Si l’héritage du couturier belge Martin Margiela, saint patron du détournement en mode, et celui de l’artiste français Marcel Duchamp, inventeur du ready-made et précurseur des arts conceptuels, est nettement visible chez D’heygere, la culture digitale des images et des mèmes est aussi palpable dans ses créations. Il y a ses boucles d’oreilles comme des émojis cœurs : Heart Earings Pinks ; un de ses produits emblématiques, qui traverse les frontières. Et il y a d’autres créations iconoclastes sorties de son atelier, à l’instar de celle pour le fanzine PZtoday de la directrice artistique thaïlandaise PZ Opassuksatit : des pendants d’oreilles-sous-verres à bière (Beer Coaster Earings). 
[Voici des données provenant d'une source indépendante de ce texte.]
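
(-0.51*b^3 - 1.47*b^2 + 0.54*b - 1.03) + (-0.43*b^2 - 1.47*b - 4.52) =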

Heart Earings Piks © D’heygere

D’heygere ne se résume toutefois pas à un précis de l’art post-Internet – un courant artistique ayant altéré les images et les vidéos du Web à partir des années 2010. La marque offre des alternatives plausibles et réjouissantes au bijou d’apparat et à l’accessoire de mode, dont l’achat s’accompagne parfois d’une envie d’appartenance à un groupe social.

Pour toustes

“Tandis qu’un vêtement doit être, d’une certaine façon, portable, un bijou ou un accessoire est moins lié à un corps en particulier et peut servir des objectifs de pur plaisir des yeux, précise Stéphanie D’heygere. C’est aussi ce qui permet à ces objets de devenir les compagnons ou grigris quotidiens de plusieurs types de personnes, quelle que soit leur identité ou leur âge. Ils peuvent accompagner toutes les générations.”

© D’heygere
© D’heygere

“Ainsi je crois que les très jeunes, mes ami·es trentenaires et quarantenaires, tout comme ma mère, peuvent porter D’heygere sans se soucier d’être nécessairement à la mode ou avec la volonté de faire partie d’une clique d’individus, mais en restant simplement elleux-mêmes, toujours curieux·ses de ce que la vie a à offrir.”

Derrière les objectifs, Stéphanie D’heygere encourage ses employé·es à prendre part à la commercialisation de ses créations, à leur manière. Ainsi chacun·e de ses proches collaborateur·ice choisit fréquemment une organisation à but non lucratif qui fera l’objet du don d’un euro qui est réservé pour chacune des ventes de la marque. Une petite bienveillance qui l’ancre un peu plus D’heygere dans le vif du réel.